Résumé du premier chapitre
Camille et André se connaissent depuis deux mois et sont assis sur le canapé
du salon. André qui est un adepte des jeux SM, vient de faire découvrir à sa
douce qu’il est possible d’avoir du plaisir en faisant l’amour sous la
contrainte. Malgré un passé douloureux, elle a cédé à ses demandes et s’est
laissée menotter. S’il ne lui a pas déplu d’être quelque peu maltraitée par
André lors de cet ébat sexuel, Camille sent qu’il vient d’ouvrir la porte à
quelque chose qu’elle n’arrive pas à analyser.

- Dit-moi mon cœur, puisque les jeux SM te mettent dans tous tes états et
que tu ne m’as jamais fait l’amour avec tant de vigueur, je présuppose que
tu ne verras aucun inconvénient au fait que nous inversions les rôles ?
- Ma douce, j’ai rêvé de partager avec toi cette autre façon de faire
l’amour mais j’étais particulièrement inquiet de tes réactions. Ta
proposition des plus agréable m’enchante, elle est synonyme de plaisirs, de
complicité et d’amour ! Je t’aime et l’idée d’être offert corps et âme à
l’élue de mon cœur m’excite terriblement !

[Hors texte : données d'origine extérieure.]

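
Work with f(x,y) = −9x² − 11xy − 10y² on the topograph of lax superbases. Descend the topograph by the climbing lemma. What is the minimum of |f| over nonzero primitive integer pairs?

translate: b→-7 (≡11 mod 18), so (9,11,10)→(9,-7,8)
flip: (9,-7,8)→(8,7,9)
reduced (well bottom): (8,7,9) with a≤c, −a<b≤a
well minimum |f| = |-8| = 8 (negative-definite)

8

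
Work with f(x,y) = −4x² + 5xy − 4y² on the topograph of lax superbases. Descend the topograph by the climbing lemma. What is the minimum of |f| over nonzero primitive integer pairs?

translate: b→3 (≡-5 mod 8), so (4,-5,4)→(4,3,3)
flip: (4,3,3)→(3,-3,4)
translate: b→3 (≡-3 mod 6), so (3,-3,4)→(3,3,4)
reduced (well bottom): (3,3,4) with a≤c, −a<b≤a
well minimum |f| = |-3| = 3 (negative-definite)

3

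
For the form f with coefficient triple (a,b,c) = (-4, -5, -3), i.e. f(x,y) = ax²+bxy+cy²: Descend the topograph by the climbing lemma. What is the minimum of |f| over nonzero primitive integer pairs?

translate: b→-3 (≡5 mod 8), so (4,5,3)→(4,-3,2)
flip: (4,-3,2)→(2,3,4)
translate: b→-1 (≡3 mod 4), so (2,3,4)→(2,-1,3)
reduced (well bottom): (2,-1,3) with a≤c, −a<b≤a
well minimum |f| = |-2| = 2 (negative-definite)

2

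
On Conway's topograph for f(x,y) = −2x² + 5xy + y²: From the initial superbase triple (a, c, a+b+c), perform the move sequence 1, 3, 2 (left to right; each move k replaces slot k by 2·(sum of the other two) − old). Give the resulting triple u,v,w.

start (-2,1,4) = (f(1,0),f(0,1),f(1,1))
replace slot 1: 2·(1+4) − (-2) = 12 → (12,1,4)
replace slot 3: 2·(12+1) − 4 = 22 → (12,1,22)
replace slot 2: 2·(12+22) − 1 = 67 → (12,67,22)

12,67,22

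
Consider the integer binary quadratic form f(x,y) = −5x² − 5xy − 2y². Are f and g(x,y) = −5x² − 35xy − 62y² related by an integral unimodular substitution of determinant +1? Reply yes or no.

D₁ = -15, D₂ = -15
f is negative-definite; reduce −f:
−f: flip: (5,5,2)→(2,-5,5)
−f: translate: b→-1 (≡-5 mod 4), so (2,-5,5)→(2,-1,2)
−f: flip: (2,-1,2)→(2,1,2)
−f: reduced (well bottom): (2,1,2) with a≤c, −a<b≤a
flip sign back: reduced form of f is (-2,-1,-2)
g is negative-definite; reduce −g:
−g: translate: b→5 (≡35 mod 10), so (5,35,62)→(5,5,2)
−g: flip: (5,5,2)→(2,-5,5)
−g: translate: b→-1 (≡-5 mod 4), so (2,-5,5)→(2,-1,2)
−g: flip: (2,-1,2)→(2,1,2)
−g: reduced (well bottom): (2,1,2) with a≤c, −a<b≤a
flip sign back: reduced form of g is (-2,-1,-2)
reduced forms (-2, -1, -2) vs (-2, -1, -2) ⇒ equivalent

yes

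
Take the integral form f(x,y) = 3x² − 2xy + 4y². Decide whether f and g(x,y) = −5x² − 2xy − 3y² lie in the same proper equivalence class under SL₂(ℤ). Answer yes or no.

D₁ = -44, D₂ = -56
discriminants differ ⇒ not SL₂(ℤ)-equivalent

no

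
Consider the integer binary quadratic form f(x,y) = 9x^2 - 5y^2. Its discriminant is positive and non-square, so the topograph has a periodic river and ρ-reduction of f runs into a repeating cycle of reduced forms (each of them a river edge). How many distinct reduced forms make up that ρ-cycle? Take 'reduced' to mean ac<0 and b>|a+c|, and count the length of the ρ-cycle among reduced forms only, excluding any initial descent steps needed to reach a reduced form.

D = 180, ⌊√D⌋ = 13
descent: ρ → (-5,10,4)  [lands on river]
river: ρ → (4,6,-9)
river: ρ → (-9,12,1)
river: ρ → (1,12,-9)
river: ρ → (-9,6,4)
river: ρ → (4,10,-5)
ρ-cycle length = 6 (tail of 1 descent step not counted)

6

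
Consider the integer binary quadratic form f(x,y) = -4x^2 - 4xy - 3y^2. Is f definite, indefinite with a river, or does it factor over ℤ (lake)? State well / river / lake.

D = b²−4ac = (-4)² − 4·(-4)·(-3) = -32
D < 0 ⇒ definite ⇒ every region one sign ⇒ single well

well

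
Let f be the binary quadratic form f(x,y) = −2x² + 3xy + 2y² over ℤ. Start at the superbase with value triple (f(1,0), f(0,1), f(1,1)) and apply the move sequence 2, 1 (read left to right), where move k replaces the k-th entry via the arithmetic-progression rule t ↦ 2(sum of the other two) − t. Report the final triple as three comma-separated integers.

start (-2,2,3) = (f(1,0),f(0,1),f(1,1))
replace slot 2: 2·((-2)+3) − 2 = 0 → (-2,0,3)
replace slot 1: 2·(0+3) − (-2) = 8 → (8,0,3)

8,0,3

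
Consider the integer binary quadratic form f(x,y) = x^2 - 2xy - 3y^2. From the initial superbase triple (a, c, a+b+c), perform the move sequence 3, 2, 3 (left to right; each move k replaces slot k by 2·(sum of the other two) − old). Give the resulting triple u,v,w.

start (1,-3,-4) = (f(1,0),f(0,1),f(1,1))
replace slot 3: 2·(1+(-3)) − (-4) = 0 → (1,-3,0)
replace slot 2: 2·(1+0) − (-3) = 5 → (1,5,0)
replace slot 3: 2·(1+5) − 0 = 12 → (1,5,12)

1,5,12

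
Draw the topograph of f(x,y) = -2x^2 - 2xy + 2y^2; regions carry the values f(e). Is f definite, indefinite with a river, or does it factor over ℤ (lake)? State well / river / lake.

D = b²−4ac = (-2)² − 4·(-2)·2 = 20
D > 0 non-square ⇒ indefinite ⇒ periodic river

river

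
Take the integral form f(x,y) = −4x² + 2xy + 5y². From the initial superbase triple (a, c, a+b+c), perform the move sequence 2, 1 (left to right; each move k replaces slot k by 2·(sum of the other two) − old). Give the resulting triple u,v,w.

start (-4,5,3) = (f(1,0),f(0,1),f(1,1))
replace slot 2: 2·((-4)+3) − 5 = -7 → (-4,-7,3)
replace slot 1: 2·((-7)+3) − (-4) = -4 → (-4,-7,3)

-4,-7,3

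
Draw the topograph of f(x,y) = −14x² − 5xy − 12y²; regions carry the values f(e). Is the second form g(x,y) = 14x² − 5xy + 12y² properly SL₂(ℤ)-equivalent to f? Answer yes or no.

D₁ = -647, D₂ = -647
f is negative-definite; reduce −f:
−f: flip: (14,5,12)→(12,-5,14)
−f: reduced (well bottom): (12,-5,14) with a≤c, −a<b≤a
flip sign back: reduced form of f is (-12,5,-14)
g: flip: (14,-5,12)→(12,5,14)
g: reduced (well bottom): (12,5,14) with a≤c, −a<b≤a
reduced forms (-12, 5, -14) vs (12, 5, 14) ⇒ inequivalent

no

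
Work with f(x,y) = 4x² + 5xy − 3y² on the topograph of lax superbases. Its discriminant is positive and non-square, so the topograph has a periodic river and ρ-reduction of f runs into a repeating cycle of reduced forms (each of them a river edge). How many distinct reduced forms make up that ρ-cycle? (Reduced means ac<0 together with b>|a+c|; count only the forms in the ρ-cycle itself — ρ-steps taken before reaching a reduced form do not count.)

D = 73, ⌊√D⌋ = 8
river: ρ → (-3,7,2)
river: ρ → (2,5,-6)
river: ρ → (-6,7,1)
river: ρ → (1,7,-6)
river: ρ → (-6,5,2)
river: ρ → (2,7,-3)
river: ρ → (-3,5,4)
river: ρ → (4,3,-4)
river: ρ → (-4,5,3)
river: ρ → (3,7,-2)
river: ρ → (-2,5,6)
river: ρ → (6,7,-1)
river: ρ → (-1,7,6)
river: ρ → (6,5,-2)
river: ρ → (-2,7,3)
river: ρ → (3,5,-4)
river: ρ → (-4,3,4)
river: ρ → (4,5,-3)
ρ-cycle length = 18 (tail of 0 descent steps not counted)

18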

André tout heureux ouvre une seconde bouteille de champagne, il sait que
Camille en est friande et espère que la soirée câline se prolongera. Il
s’imagine sur le lit, pieds et mains liés, subissant à en pleurer le plaisir
distillé par sa douce. La conversation dérive sur le sujet de l’amour non
consensuel, André, pour maintenir une forme d’euphorie, la ressert
régulièrement en se perdant dans de grandes tirades philosophiques.

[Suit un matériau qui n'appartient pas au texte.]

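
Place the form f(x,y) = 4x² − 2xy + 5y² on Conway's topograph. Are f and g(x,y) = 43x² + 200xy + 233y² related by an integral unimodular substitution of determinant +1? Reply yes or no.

D₁ = -76, D₂ = -76
f: reduced (well bottom): (4,-2,5) with a≤c, −a<b≤a
g: translate: b→28 (≡200 mod 86), so (43,200,233)→(43,28,5)
g: flip: (43,28,5)→(5,-28,43)
g: translate: b→2 (≡-28 mod 10), so (5,-28,43)→(5,2,4)
g: flip: (5,2,4)→(4,-2,5)
g: reduced (well bottom): (4,-2,5) with a≤c, −a<b≤a
reduced forms (4, -2, 5) vs (4, -2, 5) ⇒ equivalent

yes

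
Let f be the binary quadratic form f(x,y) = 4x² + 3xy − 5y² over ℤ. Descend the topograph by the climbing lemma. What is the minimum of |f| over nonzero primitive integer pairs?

river: ρ → (-5,7,2)
river: ρ → (2,9,-1)
river: ρ → (-1,9,2)
river: ρ → (2,7,-5)
river: ρ → (-5,3,4)
river: ρ → (4,5,-4)
river: ρ → (-4,3,5)
river: ρ → (5,7,-2)
river: ρ → (-2,9,1)
river: ρ → (1,9,-2)
river: ρ → (-2,7,5)
river: ρ → (5,3,-4)
river: ρ → (-4,5,4)
river: ρ → (4,3,-5)
closes: descent 0, river 14
min |a| on river = 1

1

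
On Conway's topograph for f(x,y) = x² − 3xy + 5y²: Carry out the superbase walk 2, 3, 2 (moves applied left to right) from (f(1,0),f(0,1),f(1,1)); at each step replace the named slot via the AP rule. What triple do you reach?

start (1,5,3) = (f(1,0),f(0,1),f(1,1))
replace slot 2: 2·(1+3) − 5 = 3 → (1,3,3)
replace slot 3: 2·(1+3) − 3 = 5 → (1,3,5)
replace slot 2: 2·(1+5) − 3 = 9 → (1,9,5)

1,9,5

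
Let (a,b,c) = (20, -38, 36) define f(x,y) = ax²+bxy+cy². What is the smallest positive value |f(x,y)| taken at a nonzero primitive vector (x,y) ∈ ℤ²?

translate: b→2 (≡-38 mod 40), so (20,-38,36)→(20,2,18)
flip: (20,2,18)→(18,-2,20)
reduced (well bottom): (18,-2,20) with a≤c, −a<b≤a
well minimum = a = 18

18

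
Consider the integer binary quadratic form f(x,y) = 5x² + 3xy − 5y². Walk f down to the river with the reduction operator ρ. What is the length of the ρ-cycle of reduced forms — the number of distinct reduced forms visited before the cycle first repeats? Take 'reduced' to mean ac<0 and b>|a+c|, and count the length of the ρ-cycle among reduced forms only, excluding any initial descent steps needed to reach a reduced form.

D = 109, ⌊√D⌋ = 10
river: ρ → (-5,7,3)
river: ρ → (3,5,-7)
river: ρ → (-7,9,1)
river: ρ → (1,9,-7)
river: ρ → (-7,5,3)
river: ρ → (3,7,-5)
river: ρ → (-5,3,5)
river: ρ → (5,7,-3)
river: ρ → (-3,5,7)
river: ρ → (7,9,-1)
river: ρ → (-1,9,7)
river: ρ → (7,5,-3)
river: ρ → (-3,7,5)
river: ρ → (5,3,-5)
ρ-cycle length = 14 (tail of 0 descent steps not counted)

14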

- J’ai rédigé l’année dernière un article sur  » L’art de la flagellation* « .
Actuellement à mes heures perdues, j’en écris un autre ou j’explique que le
bondage ou le SM sont des virus qui s’attrapent insidieusement. On essaye
soit par curiosité, soit pour faire plaisir, puis on y prend goût.
J’explique et démontre également que la douleur érotique peut vraiment être
une source de plaisir et que …..

* consultable sur le NET Revebebe / vassilia / FT

- Retire ton peignoir et passe les menottes ! Lance soudain Camille.

Cet ordre le fait sursauter. Le ton de la voix si peu inhabituel par sa
fermeté provocatrice l’excite au plus haut point. André se lève, laisse
tomber son peignoir qui tombe en corolle à ses pieds et attrape les menottes
qu’il tend à Camille.

- J’ai dit :  » passe les menottes  » !

André, un peu déconcerté referme sur son poignet le premier bracelet, puis,
les bras dans le dos alors qu’il s’apprête à refermer le deuxième, s’étonne
de la fermeté qu’il y a dans le regard de sa douce. Après une fraction
d’hésitation, il verrouille le deuxième autour de son poignet.

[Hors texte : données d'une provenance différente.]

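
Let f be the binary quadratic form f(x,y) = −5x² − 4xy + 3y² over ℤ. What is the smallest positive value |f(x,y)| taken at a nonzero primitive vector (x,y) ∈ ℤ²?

descent: ρ → (3,4,-5)  [lands on river]
river: ρ → (-5,6,2)
river: ρ → (2,6,-5)
river: ρ → (-5,4,3)
river: ρ → (3,8,-1)
river: ρ → (-1,8,3)
closes: descent 1, river 6
min |a| on river = 1

1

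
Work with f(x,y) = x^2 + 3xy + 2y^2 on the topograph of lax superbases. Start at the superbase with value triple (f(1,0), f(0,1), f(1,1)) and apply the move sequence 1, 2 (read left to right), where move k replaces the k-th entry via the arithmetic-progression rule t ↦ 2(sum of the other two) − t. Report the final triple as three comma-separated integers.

start (1,2,6) = (f(1,0),f(0,1),f(1,1))
replace slot 1: 2·(2+6) − 1 = 15 → (15,2,6)
replace slot 2: 2·(15+6) − 2 = 40 → (15,40,6)

15,40,6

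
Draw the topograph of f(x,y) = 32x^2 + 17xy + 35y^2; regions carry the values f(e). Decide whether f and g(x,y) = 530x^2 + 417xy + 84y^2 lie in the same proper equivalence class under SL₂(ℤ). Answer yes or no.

D₁ = -4191, D₂ = -4191
f: reduced (well bottom): (32,17,35) with a≤c, −a<b≤a
g: flip: (530,417,84)→(84,-417,530)
g: translate: b→-81 (≡-417 mod 168), so (84,-417,530)→(84,-81,32)
g: flip: (84,-81,32)→(32,81,84)
g: translate: b→17 (≡81 mod 64), so (32,81,84)→(32,17,35)
g: reduced (well bottom): (32,17,35) with a≤c, −a<b≤a
reduced forms (32, 17, 35) vs (32, 17, 35) ⇒ equivalent

yes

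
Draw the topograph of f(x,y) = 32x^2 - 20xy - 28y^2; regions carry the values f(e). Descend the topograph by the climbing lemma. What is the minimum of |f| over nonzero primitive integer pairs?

descent: ρ → (-28,20,32)  [lands on river]
river: ρ → (32,44,-16)
river: ρ → (-16,52,20)
river: ρ → (20,28,-40)
river: ρ → (-40,52,8)
river: ρ → (8,60,-12)
river: ρ → (-12,60,8)
river: ρ → (8,52,-40)
river: ρ → (-40,28,20)
river: ρ → (20,52,-16)
river: ρ → (-16,44,32)
river: ρ → (32,20,-28)
river: ρ → (-28,36,24)
river: ρ → (24,60,-4)
river: ρ → (-4,60,24)
river: ρ → (24,36,-28)
closes: descent 1, river 16
min |a| on river = 4

4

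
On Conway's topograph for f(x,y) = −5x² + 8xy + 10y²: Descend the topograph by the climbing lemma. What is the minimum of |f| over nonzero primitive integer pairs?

river: ρ → (10,12,-3)
river: ρ → (-3,12,10)
river: ρ → (10,8,-5)
river: ρ → (-5,12,6)
river: ρ → (6,12,-5)
river: ρ → (-5,8,10)
closes: descent 0, river 6
min |a| on river = 3

3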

- Vient près de moi mais reste debout ! Dit Camille avec un sourire
énigmatique posé sur ses lèvres.

Elle se ressert une flutte de champagne et le sirote lentement avec son air
taquin des beaux jours ou plutôt des belles nuits. Un frémissement de
plaisir exhibitionniste traverse André. A se livrer aux regards brûlants et
au désir de sa douce, une si jolie blonde, l’émotivité masculine s’affiche
et prend de l’ampleur.

Un peu gêné, André se justifie par un compliment qu’il espère générateur de
tendres attentions.

 » Tu es belle et tellement désirable… « .

Camille reste silencieuse se ressert une flutte de champagne et prend tout
son temps en le contemplant sans vergogne dans sa nudité. Si la frustration
ressentit ajoute encore au jeu, attendre ainsi, nu, debout, menotté est
difficile. La prodigieuse sensualité de l’instant s’éternise un peu trop au
goût d’André car cela fait bien dix minutes qu’elle le laisse  » poiroter « .
Si l’expression imagée est involontaire, le poireau en question perd de sa
vigueur.

Camille se lève sans dire un mot, l’attrape par les bijoux de famille et
l’entraîne derrière-elle jusqu’à la chambre. A peine sont-ils entrés qu’elle
le pousse sur la couche et se jette sur lui toutes griffes dehors.
L’ambiance n’est pas réellement SM, juste sauvage. Camille est féline mais
mesure chacun de ses gestes pour ne pas faire réellement mal.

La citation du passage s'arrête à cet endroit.